The following day, Biden flew to Greenfield, Indiana, to applaud Ener1’s new plant, which according to the White House, was the type of government investment the President was referring to in his 2011 address. Biden’s deputy domestic policy adviser, Brian Levine, documented the Vice President’s visit in an article last January:
Today, Vice President Biden visited Ener1, Inc., a manufacturer of advanced batteries for electric vehicles, in Greenfield, Indiana to announce our plan to reach this one million vehicle goal by 2015. The facility that the Vice President visited would not exist if not for a $118.5 million grant from the Department of Energy, which was part of a $2.4 billion Recovery Act investment in electric vehicles. Ener1 added 120 jobs across the company in 2010 and the future looks bright. They expect to expand the manufacturing and assembly operation in Greenfield from 80 workers today to over a thousand by the start of 2013.
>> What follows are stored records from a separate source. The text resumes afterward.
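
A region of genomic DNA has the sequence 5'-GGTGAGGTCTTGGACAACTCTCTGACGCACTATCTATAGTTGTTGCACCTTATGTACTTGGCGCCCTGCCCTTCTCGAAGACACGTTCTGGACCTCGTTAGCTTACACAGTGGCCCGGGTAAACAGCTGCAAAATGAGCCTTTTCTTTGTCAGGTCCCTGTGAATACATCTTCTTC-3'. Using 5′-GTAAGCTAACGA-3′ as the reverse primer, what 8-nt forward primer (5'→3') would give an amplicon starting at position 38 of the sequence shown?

The reverse primer's reverse complement TCGTTAGCTTAC matches the template at positions 95–106; the product starts at position 38.
The forward primer is identical to the top strand over positions 38–45: AGTTGTTG.

5'-AGTTGTTG-3'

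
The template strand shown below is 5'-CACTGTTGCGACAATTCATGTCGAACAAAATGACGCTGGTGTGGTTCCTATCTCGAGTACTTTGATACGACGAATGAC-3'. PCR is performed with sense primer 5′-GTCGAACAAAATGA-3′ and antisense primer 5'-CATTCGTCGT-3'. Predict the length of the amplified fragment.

57 bp

Forward primer GTCGAACAAAATGA is found on the top strand at positions 20–33.
Reverse complement of the reverse primer: ACGACGAATG. This occurs on the top strand at positions 67–76.
The product runs from position 20 to position 76, so its length is 76 − 20 + 1 = 57 bp.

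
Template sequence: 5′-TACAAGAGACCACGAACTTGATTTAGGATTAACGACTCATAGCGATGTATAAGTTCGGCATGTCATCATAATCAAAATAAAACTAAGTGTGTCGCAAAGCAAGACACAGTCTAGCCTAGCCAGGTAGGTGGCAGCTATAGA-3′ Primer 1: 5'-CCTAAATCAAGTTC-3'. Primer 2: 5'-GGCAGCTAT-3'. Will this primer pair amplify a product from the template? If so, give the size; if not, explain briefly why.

Primer 1 (CCTAAATCAAGTTC) has reverse complement GAACTTGATTTAGG, which matches the top strand at positions 14–27; primer 1 anneals to the top strand there with its 3' end pointing upstream toward position 14.
Primer 2 (GGCAGCTAT) matches the top strand directly at positions 130–138; it anneals to the bottom strand with its 3' end pointing downstream toward position 138.
The 3' ends diverge (primer 1 extends toward position 1, primer 2 toward position 141), so the primers never converge on a shared product.

No product — the primers' 3' ends point away from each other.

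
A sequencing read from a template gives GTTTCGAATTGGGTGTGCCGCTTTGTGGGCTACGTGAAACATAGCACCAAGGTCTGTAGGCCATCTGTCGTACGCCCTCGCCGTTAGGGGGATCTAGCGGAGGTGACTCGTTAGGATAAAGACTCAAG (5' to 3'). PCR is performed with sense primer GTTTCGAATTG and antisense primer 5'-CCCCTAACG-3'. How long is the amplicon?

The forward primer matches the template at positions 1–11.
The reverse primer's reverse complement is CGTTAGGGG, which matches the template at positions 82–90.
The product runs from position 1 to position 90, so its length is 90 − 1 + 1 = 90 bp.

90 bp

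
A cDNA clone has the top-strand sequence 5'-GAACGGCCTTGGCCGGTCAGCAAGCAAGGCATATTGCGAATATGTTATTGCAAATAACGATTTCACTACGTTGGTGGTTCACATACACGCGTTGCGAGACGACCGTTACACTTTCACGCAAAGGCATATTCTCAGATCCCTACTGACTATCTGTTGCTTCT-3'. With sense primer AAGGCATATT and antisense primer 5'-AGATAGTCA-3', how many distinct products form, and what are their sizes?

The forward primer AAGGCATATT matches the top strand at positions 26–35, 121–130.
The reverse primer's reverse complement is TGACTATCT, matching at positions 144–152.
Each forward site pairs with the reverse site to give a product ending at position 152: sizes 127, 32 bp.

Two products: 127 bp, 32 bp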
"Well, ladies and gentlemen, here at Ener1, we’re going to harness electricity and bring it to the world like Edison did more than a century ago," Biden ambitiously declared, addressing company staff and executives. "We're going to reshape the way Americans drive, the way Americans consume, the way Americans power their lives. And in turn, we're going to reshape America itself. We may not make battery power so cheap that only the rich can afford to drive their cars on imported oil, but with [Ener1] leading the way, we're certainly going to come pretty close."
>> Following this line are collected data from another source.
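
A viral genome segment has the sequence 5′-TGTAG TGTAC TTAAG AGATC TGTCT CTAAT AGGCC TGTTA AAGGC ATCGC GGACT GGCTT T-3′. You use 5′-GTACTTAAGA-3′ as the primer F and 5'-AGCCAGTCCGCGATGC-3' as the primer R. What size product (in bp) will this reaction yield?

53 bp

The forward primer matches the template at positions 7–16.
Reverse complement of the reverse primer: GCATCGCGGACTGGCT. This occurs on the top strand at positions 44–59.
Amplicon spans positions 7–59: 53 bp.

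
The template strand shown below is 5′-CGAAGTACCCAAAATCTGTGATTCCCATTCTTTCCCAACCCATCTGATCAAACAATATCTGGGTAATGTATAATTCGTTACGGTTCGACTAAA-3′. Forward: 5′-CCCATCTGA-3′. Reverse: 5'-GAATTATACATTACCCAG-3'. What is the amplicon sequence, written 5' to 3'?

Scanning the template, CCCATCTGA occurs at positions 39–47; this primer anneals to the bottom strand there with its 3' end pointing downstream.
The reverse primer's reverse complement is CTGGGTAATGTATAATTC, which matches the template at positions 59–76.
The product is the template from position 39 through 76 (38 bp).

5'-CCCATCTGATCAAACAATATCTGGGTAATGTATAATTC-3'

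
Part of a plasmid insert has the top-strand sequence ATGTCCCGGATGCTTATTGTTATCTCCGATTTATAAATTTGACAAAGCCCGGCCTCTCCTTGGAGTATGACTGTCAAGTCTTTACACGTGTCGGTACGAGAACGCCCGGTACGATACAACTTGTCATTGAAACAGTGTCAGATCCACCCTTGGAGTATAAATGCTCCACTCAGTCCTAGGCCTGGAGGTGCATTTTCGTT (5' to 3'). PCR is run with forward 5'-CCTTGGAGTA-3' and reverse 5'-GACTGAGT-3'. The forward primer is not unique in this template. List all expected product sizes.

The forward primer CCTTGGAGTA matches the top strand at positions 58–67, 148–157.
The reverse primer's reverse complement is ACTCAGTC, matching at positions 168–175.
Each forward site pairs with the reverse site to give a product ending at position 175: sizes 118, 28 bp.

118 bp, 28 bp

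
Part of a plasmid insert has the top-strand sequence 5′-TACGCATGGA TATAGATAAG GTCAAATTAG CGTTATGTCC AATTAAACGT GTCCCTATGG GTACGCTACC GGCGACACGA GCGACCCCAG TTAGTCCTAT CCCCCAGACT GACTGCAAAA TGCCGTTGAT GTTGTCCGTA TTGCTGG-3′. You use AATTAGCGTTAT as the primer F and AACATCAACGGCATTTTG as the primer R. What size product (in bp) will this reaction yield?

109 bp

Scanning the template, AATTAGCGTTAT occurs at positions 25–36; this primer anneals to the bottom strand there with its 3' end pointing downstream.
Reverse complement of the reverse primer: CAAAATGCCGTTGATGTT. This occurs on the top strand at positions 116–133.
Amplicon spans positions 25–133: 109 bp.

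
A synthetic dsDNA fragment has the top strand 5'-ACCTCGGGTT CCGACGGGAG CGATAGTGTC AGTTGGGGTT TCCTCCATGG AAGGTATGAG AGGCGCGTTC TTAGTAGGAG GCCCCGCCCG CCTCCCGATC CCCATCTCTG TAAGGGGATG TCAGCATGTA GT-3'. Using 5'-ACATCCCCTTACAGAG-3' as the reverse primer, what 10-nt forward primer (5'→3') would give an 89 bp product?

5'-TTGGGGTTTC-3'

The reverse primer's reverse complement CTCTGTAAGGGGATGT matches the template at positions 106–121, so the product ends at position 121.
An 89 bp product then starts at position 121 − 89 + 1 = 33.
The forward primer is identical to the top strand there: TTGGGGTTTC.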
Ener1 spokesman Guy Westermeyer said EnerDel will continue working with the Energy Department to meet the project’s objectives. So far the company has collected $55 million of the grant, and Westermeyer said he "is optimistic about the long-term opportunities available in the energy storage market."
Marking the ongoing trend of failed Energy Department loans, Ener1 is the third company to seek bankruptcy protection after receiving federal money under President Obama’s economic stimulus plan. Solar panel-maker Solyndra and energy-storage firm Beacon Power collected generous federal benefits under the law, including a $535-million federal loan and a $43-million loan guarantee, respectively.
"Unfortunately, you can now add Ener1 to the growing list of failed companies that went belly up after hundreds of millions of dollars in administration backing," affirmed Rep. Cliff Stearns (R-Fla.), the chairman of a House subcommittee which is currently investigating Solyndra.
"One bankruptcy may be a fluke, two could be coincidence, but three is a trend," Stearns continued. "Our investigation continues, and we are working to ensure taxpayers are never again stuck paying hundreds of millions of dollars because of the administration's risky bets."